Sunday, July 12, 2026

Aging Out by Lucy Schiller

AGING OUT by Lucy Schiller is subtitled “An Exploration of Caregiving, Community, and How Americans Grow Old,” but it seems to be more of an internal evaluation expressed in a series of essays. Schiller, a non-fiction writing professor at Texas Tech, begins by talking about a move to Pittsburgh after leaving a job in Germany and living with Mary Ann, her grandmother, for a bit during COVID. And then she reflects on her other grandmother, Anita, who died from COVID. Eventually, Schiller starts to quote industry statistics for senior living facilities, but it feels really negative. She herself says, “From my pink couch in Pittsburgh, I read this hodgepodge of age-fear, the sunlight slanting down through the dark wood windows.” She makes a very valid point that “there is no class you take, at any point in your life, alongside everyone else, in which you learn such facts.
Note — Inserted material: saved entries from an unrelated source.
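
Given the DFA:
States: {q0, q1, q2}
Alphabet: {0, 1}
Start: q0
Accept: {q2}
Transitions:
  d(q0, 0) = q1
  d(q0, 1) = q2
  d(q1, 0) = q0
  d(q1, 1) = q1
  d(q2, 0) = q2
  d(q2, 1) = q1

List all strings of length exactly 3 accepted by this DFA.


All strings of length 3: 8 total
Accepted: 2

"001", "100"


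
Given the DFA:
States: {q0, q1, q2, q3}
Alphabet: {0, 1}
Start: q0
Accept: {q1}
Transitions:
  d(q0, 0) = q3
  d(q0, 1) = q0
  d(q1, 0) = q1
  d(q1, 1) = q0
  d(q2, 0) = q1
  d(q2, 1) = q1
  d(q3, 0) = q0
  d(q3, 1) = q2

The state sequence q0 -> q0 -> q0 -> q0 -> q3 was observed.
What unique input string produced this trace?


Trace back each transition to find the symbol:
  q0 --[1]--> q0
  q0 --[1]--> q0
  q0 --[1]--> q0
  q0 --[0]--> q3

"1110"


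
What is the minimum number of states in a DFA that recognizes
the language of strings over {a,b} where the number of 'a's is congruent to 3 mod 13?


States track (count of 'a') mod 13.
Need 13 states: one per remainder 0..12; accept = remainder 3.

13


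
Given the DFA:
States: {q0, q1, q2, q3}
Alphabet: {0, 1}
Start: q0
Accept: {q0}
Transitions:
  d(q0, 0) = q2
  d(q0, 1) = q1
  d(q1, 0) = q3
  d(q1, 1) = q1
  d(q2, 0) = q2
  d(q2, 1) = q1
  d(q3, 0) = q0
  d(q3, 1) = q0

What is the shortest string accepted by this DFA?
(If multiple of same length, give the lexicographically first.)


BFS by string length (lex-first path to each state shown):
  len 0: q0<-""
Found accept state at length 0.

"" (empty string)


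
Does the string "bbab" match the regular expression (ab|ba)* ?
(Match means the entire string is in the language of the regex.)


|string| = 4; first = 'b'; last = 'b'

No, "bbab" does not match (ab|ba)*


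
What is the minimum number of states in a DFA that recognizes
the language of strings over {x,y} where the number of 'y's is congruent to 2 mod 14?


States track (count of 'y') mod 14.
Need 14 states: one per remainder 0..13; accept = remainder 2.

14


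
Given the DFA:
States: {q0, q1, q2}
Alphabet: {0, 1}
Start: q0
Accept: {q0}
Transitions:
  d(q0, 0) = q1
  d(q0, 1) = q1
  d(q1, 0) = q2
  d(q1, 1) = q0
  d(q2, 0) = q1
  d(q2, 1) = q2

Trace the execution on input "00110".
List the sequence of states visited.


Input: 00110
d(q0, 0) = q1
d(q1, 0) = q2
d(q2, 1) = q2
d(q2, 1) = q2
d(q2, 0) = q1


q0 -> q1 -> q2 -> q2 -> q2 -> q1


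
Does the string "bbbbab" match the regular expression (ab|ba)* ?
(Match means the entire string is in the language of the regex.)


|string| = 6; first = 'b'; last = 'b'

No, "bbbbab" does not match (ab|ba)*


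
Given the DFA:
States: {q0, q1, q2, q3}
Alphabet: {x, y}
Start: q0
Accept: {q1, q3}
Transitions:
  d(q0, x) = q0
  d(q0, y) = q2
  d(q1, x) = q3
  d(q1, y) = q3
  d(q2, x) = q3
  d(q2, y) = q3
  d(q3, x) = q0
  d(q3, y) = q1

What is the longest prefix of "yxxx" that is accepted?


Run the DFA, marking each prefix where the state is accepting:
  "" -> q0 [reject]
  "y" -> q2 [reject]
  "yx" -> q3 [accept]
  "yxx" -> q0 [reject]
  "yxxx" -> q0 [reject]

"yx"


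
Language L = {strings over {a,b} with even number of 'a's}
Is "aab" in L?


count('a') = 2; 2 mod 2 = 0

Yes, "aab" is in L


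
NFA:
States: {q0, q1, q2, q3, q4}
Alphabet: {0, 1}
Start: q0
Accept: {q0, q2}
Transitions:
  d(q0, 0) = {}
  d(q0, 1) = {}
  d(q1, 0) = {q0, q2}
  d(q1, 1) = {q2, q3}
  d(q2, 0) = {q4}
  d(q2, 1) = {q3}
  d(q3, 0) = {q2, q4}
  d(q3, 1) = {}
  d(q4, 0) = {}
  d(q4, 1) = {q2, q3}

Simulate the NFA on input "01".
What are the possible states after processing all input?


Start: {q0}
  --0--> {}
  --1--> {}

{} (empty set, no valid transitions)


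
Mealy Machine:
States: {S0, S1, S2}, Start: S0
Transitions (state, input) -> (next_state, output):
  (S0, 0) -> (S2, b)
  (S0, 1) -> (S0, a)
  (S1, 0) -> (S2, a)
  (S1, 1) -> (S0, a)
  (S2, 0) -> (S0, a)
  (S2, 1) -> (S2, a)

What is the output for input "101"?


Step-by-step:
  (S0, 1) -> (S0, a)
  (S0, 0) -> (S2, b)
  (S2, 1) -> (S2, a)

"aba"


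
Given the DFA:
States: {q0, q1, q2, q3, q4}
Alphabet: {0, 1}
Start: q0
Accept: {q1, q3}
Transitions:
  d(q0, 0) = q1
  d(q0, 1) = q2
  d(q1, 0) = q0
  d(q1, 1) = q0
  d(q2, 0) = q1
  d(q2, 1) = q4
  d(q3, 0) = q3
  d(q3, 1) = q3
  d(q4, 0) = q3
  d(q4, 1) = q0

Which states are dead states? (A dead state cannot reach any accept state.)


Forward reachability from each state:
  q0 -> reaches accept state q1 (live)
  q1 -> reaches accept state q1 (live)
  q2 -> reaches accept state q1 (live)
  q3 -> reaches accept state q3 (live)
  q4 -> reaches accept state q1 (live)

None (all states can reach an accept state)


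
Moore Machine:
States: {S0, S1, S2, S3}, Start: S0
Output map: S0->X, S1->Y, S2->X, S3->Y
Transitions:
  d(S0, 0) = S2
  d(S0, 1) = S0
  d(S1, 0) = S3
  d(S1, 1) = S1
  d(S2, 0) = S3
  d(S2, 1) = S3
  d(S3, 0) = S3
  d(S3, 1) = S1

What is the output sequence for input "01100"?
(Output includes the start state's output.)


Start: S0 (output X)
  --0--> S2 (output X)
  --1--> S3 (output Y)
  --1--> S1 (output Y)
  --0--> S3 (output Y)
  --0--> S3 (output Y)

"XXYYYY"


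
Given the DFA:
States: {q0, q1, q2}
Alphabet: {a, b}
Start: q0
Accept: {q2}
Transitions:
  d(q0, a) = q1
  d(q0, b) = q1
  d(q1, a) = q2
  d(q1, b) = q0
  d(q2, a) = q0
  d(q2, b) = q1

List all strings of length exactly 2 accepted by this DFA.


All strings of length 2: 4 total
Accepted: 2

"aa", "ba"


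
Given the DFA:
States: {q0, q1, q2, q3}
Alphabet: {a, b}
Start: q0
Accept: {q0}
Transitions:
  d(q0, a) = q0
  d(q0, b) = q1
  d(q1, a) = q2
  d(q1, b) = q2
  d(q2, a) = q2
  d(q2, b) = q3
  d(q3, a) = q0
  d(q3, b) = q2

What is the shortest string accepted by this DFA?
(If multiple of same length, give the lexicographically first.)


BFS by string length (lex-first path to each state shown):
  len 0: q0<-""
Found accept state at length 0.

"" (empty string)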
Perhaps it is because there are so many options, instead of a few or even more simply, one. …. perhaps you wonder how to make sense of all these pieces of some larger puzzle whose shape, and picture, you can't see.”  Does she help answer those questions? Again, not really, even though she supplies data points like “The median cost, nationally, of a semiprivate room in a nursing home in 2025 is around $110,000.” Information is buried in the text (e.g., she describes Papa, a private company worth more than a billion which offers elder companions on demand), but those details are not easily accessible and certainly not very action oriented. This was a missed opportunity to give direction on how to gather information and make choices from an author who had obviously researched the topic. Approximately twenty percent of the preview was devoted to a Notes section but unlike so many other texts about aging, there was no helpful list of resources, government agencies, or relevant websites. Publishers Weekly gave AGING OUT a starred review, commenting “It’s a deeply human portrayal of what it means to get older in a society unprepared to care for its most vulnerable.”